In Pappenheim liegen Bürgermeister Uwe Sinn und die Familie von und zu Egloffstein wegen einer Fassade und einer kleinen Straßenfläche im Clinch. Es geht dabei auch um Geld, Beziehungen, zögerliche Behörden und Gerichtsverfahren.

Von Uwe Ritzer, Pappenheim

Uwe Sinn, 55, hat das Problem täglich vor Augen, immer dann, wenn der Pappenheimer Bürgermeister in seinem Amtszimmer aus dem Fenster schaut. Zwangsläufig fällt sein Blick über den Marktplatz hinweg auf das Stadtschloss, dessen Fassade langsam aber sichtbar vergammelt. Beugt sich Sinn (SPD) vor und nach links, dann schaut er zu jenen vier Quadratmetern mitten in einer Altstadtstraße, um die sie in Pappenheim seit Jahren streiten; die Stadt und die Eigentümerin des Schlosses, die Familie von und zu Egloffstein.

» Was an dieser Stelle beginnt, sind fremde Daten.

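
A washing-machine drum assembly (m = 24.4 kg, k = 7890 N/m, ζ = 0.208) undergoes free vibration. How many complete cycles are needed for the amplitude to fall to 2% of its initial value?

Logarithmic decrement δ = 2πζ/√(1 − ζ²) = 2π × 0.2080/√(1 − 0.0433) = 1.336.
x_n/x₀ = e^(−nδ) ≤ 0.02; take ln: n ≥ ln(1/0.02)/δ = 3.912/1.336 = 2.928.
So 3 complete cycles are required.

3 cycles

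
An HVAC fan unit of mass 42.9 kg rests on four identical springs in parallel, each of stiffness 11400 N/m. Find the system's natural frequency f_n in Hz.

Parallel springs add: k_eq = 4 × 11400 = 45600 N/m.
ω_n = √(k_eq/m) = √(45600/42.9) = √1063 = 32.60 rad/s.
f_n = ω_n/(2π) = 32.60/6.283 = 5.189 Hz.

5.19 Hz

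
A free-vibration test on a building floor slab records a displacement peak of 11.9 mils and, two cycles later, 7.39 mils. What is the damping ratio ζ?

0.0379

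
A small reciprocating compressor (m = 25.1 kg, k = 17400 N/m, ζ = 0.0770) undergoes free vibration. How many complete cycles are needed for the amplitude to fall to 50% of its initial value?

2 cycles

Logarithmic decrement δ = 2πζ/√(1 − ζ²) = 2π × 0.07700/√(1 − 0.00593) = 0.4852.
x_n/x₀ = e^(−nδ) ≤ 0.5; take ln: n ≥ ln(1/0.5)/δ = 0.6931/0.4852 = 1.428.
So 2 complete cycles are required.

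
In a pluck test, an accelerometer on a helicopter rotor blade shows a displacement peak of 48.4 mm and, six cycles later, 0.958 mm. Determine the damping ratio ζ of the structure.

0.103

Logarithmic decrement δ = (1/n)·ln(x₀/x_n) = (1/6)·ln(48.4/0.958) = (1/6)·ln(50.52) = 0.6537.
ζ = δ/√(4π² + δ²) = 0.6537/√(39.48 + 0.427) = 0.6537/6.317 = 0.1035.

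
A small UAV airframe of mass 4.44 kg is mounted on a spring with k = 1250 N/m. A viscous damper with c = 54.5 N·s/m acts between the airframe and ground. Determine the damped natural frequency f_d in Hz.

ω_n = √(k/m) = √(1250/4.44) = 16.78 rad/s.
Critical damping c_c = 2√(k·m) = 2√(1250 × 4.44) = 149.0 N·s/m, so ζ = c/c_c = 54.5/149.0 = 0.3658.
ω_d = ω_n√(1 − ζ²) = 16.78 × √(1 − 0.134) = 15.62 rad/s.
f_d = ω_d/(2π) = 2.485 Hz.

2.49 Hz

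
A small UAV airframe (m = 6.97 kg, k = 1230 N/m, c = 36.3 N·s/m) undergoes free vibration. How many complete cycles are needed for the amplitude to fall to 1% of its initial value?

ζ = c/(2√(km)) = 36.3/(2√(1230 × 6.97)) = 36.3/185.2 = 0.1960.
Logarithmic decrement δ = 2πζ/√(1 − ζ²) = 2π × 0.1960/√(1 − 0.0384) = 1.256.
x_n/x₀ = e^(−nδ) ≤ 0.01; take ln: n ≥ ln(1/0.01)/δ = 4.605/1.256 = 3.666.
So 4 complete cycles are required.

4 cycles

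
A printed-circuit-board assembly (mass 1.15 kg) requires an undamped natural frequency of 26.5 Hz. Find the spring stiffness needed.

ω_n = 2πf_n = 2π × 26.5 = 166.5 rad/s.
k = m·ω_n² = 1.15 × 166.5² = 1.15 × 27720 = 31880 N/m.

31900 N/m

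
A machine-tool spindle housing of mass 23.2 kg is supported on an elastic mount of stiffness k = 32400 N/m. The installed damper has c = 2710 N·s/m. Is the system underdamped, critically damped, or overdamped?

overdamped

c_c = 2√(k·m) = 1734 N·s/m; ζ = c/c_c = 2710/1734 = 1.56.
Since ζ > 1 the system is overdamped.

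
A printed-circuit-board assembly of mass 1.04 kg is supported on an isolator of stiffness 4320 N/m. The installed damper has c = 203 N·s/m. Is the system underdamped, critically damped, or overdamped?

overdamped

c_c = 2√(k·m) = 134.1 N·s/m; ζ = c/c_c = 203/134.1 = 1.51.
Since ζ > 1 the system is overdamped.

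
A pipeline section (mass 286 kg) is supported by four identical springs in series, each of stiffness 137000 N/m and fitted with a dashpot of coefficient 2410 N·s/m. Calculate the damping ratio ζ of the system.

Series springs: 1/k_eq = 4/137000, so k_eq = 137000/4 = 34250 N/m.
ω_n = √(k_eq/m) = √(34250/286) = 10.94 rad/s.
Critical damping c_c = 2√(k_eq·m) = 2√(34250 × 286) = 6260 N·s/m, so ζ = c/c_c = 2410/6260 = 0.3850.

0.385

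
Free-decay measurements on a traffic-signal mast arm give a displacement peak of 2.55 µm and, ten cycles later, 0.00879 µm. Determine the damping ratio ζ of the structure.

Logarithmic decrement δ = (1/n)·ln(x₀/x_n) = (1/10)·ln(2.55/0.00879) = (1/10)·ln(290.1) = 0.5670.
ζ = δ/√(4π² + δ²) = 0.5670/√(39.48 + 0.322) = 0.5670/6.309 = 0.08988.

0.0899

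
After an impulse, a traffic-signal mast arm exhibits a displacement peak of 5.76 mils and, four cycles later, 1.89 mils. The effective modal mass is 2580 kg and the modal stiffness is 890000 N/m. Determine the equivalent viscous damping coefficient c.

Logarithmic decrement δ = (1/n)·ln(x₀/x_n) = (1/4)·ln(5.76/1.89) = (1/4)·ln(3.048) = 0.2786.
ζ = δ/√(4π² + δ²) = 0.2786/√(39.48 + 0.0776) = 0.2786/6.289 = 0.04430.
c = ζ · 2√(km) = 0.04430 × 2√(890000 × 2580) = 0.04430 × 95840 = 4245 N·s/m.

4250 N·s/m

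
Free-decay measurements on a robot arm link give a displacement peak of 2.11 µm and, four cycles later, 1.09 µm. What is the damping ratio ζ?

Logarithmic decrement δ = (1/n)·ln(x₀/x_n) = (1/4)·ln(2.11/1.09) = (1/4)·ln(1.936) = 0.1651.
ζ = δ/√(4π² + δ²) = 0.1651/√(39.48 + 0.0273) = 0.1651/6.285 = 0.02627.

0.0263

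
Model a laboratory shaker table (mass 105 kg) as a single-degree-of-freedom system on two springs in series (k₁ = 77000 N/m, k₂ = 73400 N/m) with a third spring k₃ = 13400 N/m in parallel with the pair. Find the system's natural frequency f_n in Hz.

3.51 Hz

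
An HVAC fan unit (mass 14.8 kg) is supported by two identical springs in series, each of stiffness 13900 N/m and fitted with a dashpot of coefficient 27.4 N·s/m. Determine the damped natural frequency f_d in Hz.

3.45 Hz

Series springs: 1/k_eq = 2/13900, so k_eq = 13900/2 = 6950 N/m.
ω_n = √(k_eq/m) = √(6950/14.8) = 21.67 rad/s.
Critical damping c_c = 2√(k_eq·m) = 2√(6950 × 14.8) = 641.4 N·s/m, so ζ = c/c_c = 27.4/641.4 = 0.04272.
ω_d = ω_n√(1 − ζ²) = 21.67 × √(1 − 0.00182) = 21.65 rad/s.
f_d = ω_d/(2π) = 3.446 Hz.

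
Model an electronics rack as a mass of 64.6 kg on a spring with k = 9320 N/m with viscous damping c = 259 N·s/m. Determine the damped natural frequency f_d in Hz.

ω_n = √(k/m) = √(9320/64.6) = 12.01 rad/s.
Critical damping c_c = 2√(k·m) = 2√(9320 × 64.6) = 1552 N·s/m, so ζ = c/c_c = 259/1552 = 0.1669.
ω_d = ω_n√(1 − ζ²) = 12.01 × √(1 − 0.0279) = 11.84 rad/s.
f_d = ω_d/(2π) = 1.885 Hz.

1.88 Hz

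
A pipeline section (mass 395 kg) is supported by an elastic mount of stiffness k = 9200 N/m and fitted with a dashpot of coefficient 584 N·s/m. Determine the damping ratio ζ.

ω_n = √(k/m) = √(9200/395) = 4.826 rad/s.
Critical damping c_c = 2√(k·m) = 2√(9200 × 395) = 3813 N·s/m, so ζ = c/c_c = 584/3813 = 0.1532.

0.153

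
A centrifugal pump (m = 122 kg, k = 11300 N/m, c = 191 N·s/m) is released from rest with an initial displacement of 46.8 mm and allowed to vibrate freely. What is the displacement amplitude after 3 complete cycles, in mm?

10.1 mm

ζ = c/(2√(km)) = 191/(2√(11300 × 122)) = 191/2348 = 0.08134.
Logarithmic decrement δ = 2πζ/√(1 − ζ²) = 2π × 0.08134/√(1 − 0.00662) = 0.5127.
After n cycles, x_n/x₀ = e^(−nδ), so x_3 = 46.8 × e^(−3 × 0.5127) = 46.8 × 0.2148 = 10.05 mm.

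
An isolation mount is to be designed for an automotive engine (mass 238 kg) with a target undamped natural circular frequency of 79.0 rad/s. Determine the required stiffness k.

k = m·ω_n² = 238 × 79.00² = 238 × 6241 = 1485000 N/m.

1490000 N/m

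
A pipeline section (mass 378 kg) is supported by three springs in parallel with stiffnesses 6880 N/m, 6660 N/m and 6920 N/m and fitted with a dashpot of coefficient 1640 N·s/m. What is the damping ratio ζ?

Parallel springs add: k_eq = 6880 + 6660 + 6920 = 20460 N/m.
ω_n = √(k_eq/m) = √(20460/378) = 7.357 rad/s.
Critical damping c_c = 2√(k_eq·m) = 2√(20460 × 378) = 5562 N·s/m, so ζ = c/c_c = 1640/5562 = 0.2949.

0.295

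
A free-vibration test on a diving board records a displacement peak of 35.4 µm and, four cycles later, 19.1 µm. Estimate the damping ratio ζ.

0.0245

Logarithmic decrement δ = (1/n)·ln(x₀/x_n) = (1/4)·ln(35.4/19.1) = (1/4)·ln(1.853) = 0.1543.
ζ = δ/√(4π² + δ²) = 0.1543/√(39.48 + 0.0238) = 0.1543/6.285 = 0.02454.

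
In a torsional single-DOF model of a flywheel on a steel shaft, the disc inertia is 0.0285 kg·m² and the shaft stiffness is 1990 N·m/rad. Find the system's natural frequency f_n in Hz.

42.1 Hz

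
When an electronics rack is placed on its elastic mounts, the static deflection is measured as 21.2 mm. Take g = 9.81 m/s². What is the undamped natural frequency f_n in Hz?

3.42 Hz

ω_n = √(g/δ_st) = √(9.81/0.0212) = √462.7 = 21.51 rad/s.
f_n = ω_n/(2π) = 21.51/6.283 = 3.424 Hz.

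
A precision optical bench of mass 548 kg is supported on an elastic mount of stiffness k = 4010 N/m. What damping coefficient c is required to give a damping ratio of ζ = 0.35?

1040 N·s/m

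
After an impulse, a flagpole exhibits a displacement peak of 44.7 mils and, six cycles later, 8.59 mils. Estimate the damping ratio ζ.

0.0437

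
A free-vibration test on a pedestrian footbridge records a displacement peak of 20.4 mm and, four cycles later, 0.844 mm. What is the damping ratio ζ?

0.126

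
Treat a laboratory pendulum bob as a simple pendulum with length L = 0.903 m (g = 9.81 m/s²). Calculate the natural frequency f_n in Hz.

0.525 Hz

For a simple pendulum ω_n = √(g/L) = √(9.81/0.903) = √10.86 = 3.296 rad/s.
f_n = ω_n/(2π) = 3.296/6.283 = 0.5246 Hz.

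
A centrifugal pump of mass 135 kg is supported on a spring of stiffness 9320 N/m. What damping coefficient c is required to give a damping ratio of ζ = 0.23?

c_c = 2√(k·m) = 2√(9320 × 135) = 2243 N·s/m.
c = ζ·c_c = 0.23 × 2243 = 516.0 N·s/m.

516 N·s/m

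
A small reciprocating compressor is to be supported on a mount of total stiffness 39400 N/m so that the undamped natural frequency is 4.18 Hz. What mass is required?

ω_n = 2πf_n = 2π × 4.18 = 26.26 rad/s.
m = k/ω_n² = 39400/26.26² = 39400/689.8 = 57.12 kg.

57.1 kg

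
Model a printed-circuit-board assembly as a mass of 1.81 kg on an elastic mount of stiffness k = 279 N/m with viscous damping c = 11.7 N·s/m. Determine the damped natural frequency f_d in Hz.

ω_n = √(k/m) = √(279.0/1.81) = 12.42 rad/s.
Critical damping c_c = 2√(k·m) = 2√(279.0 × 1.81) = 44.94 N·s/m, so ζ = c/c_c = 11.7/44.94 = 0.2603.
ω_d = ω_n√(1 − ζ²) = 12.42 × √(1 − 0.0678) = 11.99 rad/s.
f_d = ω_d/(2π) = 1.908 Hz.

1.91 Hz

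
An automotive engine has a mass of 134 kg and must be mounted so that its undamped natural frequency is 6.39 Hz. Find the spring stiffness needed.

216000 N/m

ω_n = 2πf_n = 2π × 6.39 = 40.15 rad/s.
k = m·ω_n² = 134 × 40.15² = 134 × 1612 = 216000 N/m.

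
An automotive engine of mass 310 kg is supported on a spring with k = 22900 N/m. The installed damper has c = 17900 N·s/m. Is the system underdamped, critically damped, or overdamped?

overdamped

c_c = 2√(k·m) = 5329 N·s/m; ζ = c/c_c = 17900/5329 = 3.36.
Since ζ > 1 the system is overdamped.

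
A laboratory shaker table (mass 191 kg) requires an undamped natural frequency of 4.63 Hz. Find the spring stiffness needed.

162000 N/m

ω_n = 2πf_n = 2π × 4.63 = 29.09 rad/s.
k = m·ω_n² = 191 × 29.09² = 191 × 846.3 = 161600 N/m.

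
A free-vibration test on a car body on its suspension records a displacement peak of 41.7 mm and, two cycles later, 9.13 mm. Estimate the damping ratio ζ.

0.120

Logarithmic decrement δ = (1/n)·ln(x₀/x_n) = (1/2)·ln(41.7/9.13) = (1/2)·ln(4.567) = 0.7595.
ζ = δ/√(4π² + δ²) = 0.7595/√(39.48 + 0.577) = 0.7595/6.329 = 0.1200.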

Das eine hängt bekanntlich mit dem anderen zusammen. Die Kommune fühlt sich von den Egloffsteins hintergangen und geprellt. 1,4 Millionen Euro öffentliche Zuwendungen (bei 1,8 Millionen Baukosten) flossen in die Sanierung des Privatschlosses, in dem die Familie wohnt. Eine wesentliche Bedingung für die hohe Subvention: Die Fassade zum Marktplatz hin muss saniert werden. Wurde sie aber nicht.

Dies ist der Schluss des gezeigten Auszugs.